Потом много говорили, как она дорогу чуяла. Будто у нее глаз особенный. Будто она сквозь снег видела. А никакого особенного глаза не было. Просто она знала все, что было на людях надето, как завязано, кто как держит повод, кто в морозу начинает сутулиться, а кто, наоборот, ломит вперед до последнего. По этим мелочам и угадывала.
— Семен в распадок не полез бы, — бормотала она себе под нос. — Его бы понесло левее, к буграм. Там снег жестче. Нарты не так вязнут.
Федька за ней еле поспевал.
Ветер бил в лицо, забивал дыхание. Снег скрипел под ногами сухо, зло. Иногда казалось — никого, ничего вокруг нет, одна белая круговерть. Но Анна шла упрямо.
И вдруг остановилась.
— Слышишь?
Федька ничего не слышал, кроме ветра.
— Там, — сказала она и свернула вправо.
Через полчаса наткнулись на нарту. Перевернутая, полузанесенная. Один олень лежал рядом, уже мертвый. Второй дергал головой.
А дальше нашли Василия.
Он сидел прямо на снегу, привалившись к нарте, и уже почти не понимал, кто перед ним.
Лицо белое.
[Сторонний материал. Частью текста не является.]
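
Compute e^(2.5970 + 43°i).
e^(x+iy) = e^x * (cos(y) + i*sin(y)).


e^2.5970 = 13.4234
cos(43°) = 0.731354
sin(43°) = 0.681998
Real = 13.4234*0.731354 = 9.8173
Imag = 13.4234*0.681998 = 9.1547

9.8173 + 9.1547i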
Ресницы в инее.
— Семен... там... — только и сказал.
Анна сразу полезла под полог нарты.
Семен лежал ниже, в ложбинке, куда его, видно, стащило, когда нарту опрокинуло. Живой, но тяжелый, как мерзлое бревно. Рука без рукавицы. Пальцы страшные.
— Дышит, — сказала Анна. — Поднимай.
Федька испугался:
— Не донесем.
— Донесем.
— А двое других где?
Анна замерла на секунду.
— Этих сначала.
Она быстро стащила с себя верхнюю меховую накидку, укутала Семена. Василию поправила ворот, затянула пояс, сунула руки ему за пазуху, ближе к телу.
— Не спи! Слышишь? Не смей спать!
И так на него посмотрела, что он вздрогнул, заморгал.
Обратно шли как во сне. Тащили, падали, поднимались. Федька потом рассказывал, что два раза хотел лечь и все бросить. Но Анна ни разу не сказала: «Не могу». Будто у нее внутри был не человек, а ремень туго натянутый.
До стоянки добрались под утро.
Когда увидели их из первого чума, сначала не поверили. Потом закричали, побежали навстречу.
Семена и Василия оттерли, отпоили, отогрели. Живы остались оба.
А тех двоих нашли позже. Один тоже выкарабкался — ушел на запасную стоянку, обморозился, но выжил. Второго не спасли.
После этого Семен долго молчал. Ходил чернее тучи. На руку свою смотрел. Три пальца ему потом отняли.
Анна про это ничего не сказала. Ни упрека, ни вздоха.
Только снова села шить.
Через неделю Семен сам вошел к ней в чум. Постоял у порога, большой, неловкий. В руке держал старую распоровшуюся малицу.
— Погляди, — сказал.
Она взяла, осмотрела.
— Эту всю перешивать надо.
— Перешивай, — ответил он и вдруг добавил тихо: — Как скажешь.
Она подняла на него глаза. А он не отвел.
С того дня на стоянке уже никто не усмехался, когда говорил про Анну:
— Шьет.
Потому что все поняли: она не просто шила.
Она держала на нитке жизнь.
И если где-то расходился шов, она видела не дырку в меху.
Она видела, где может разойтись человеческая судьба.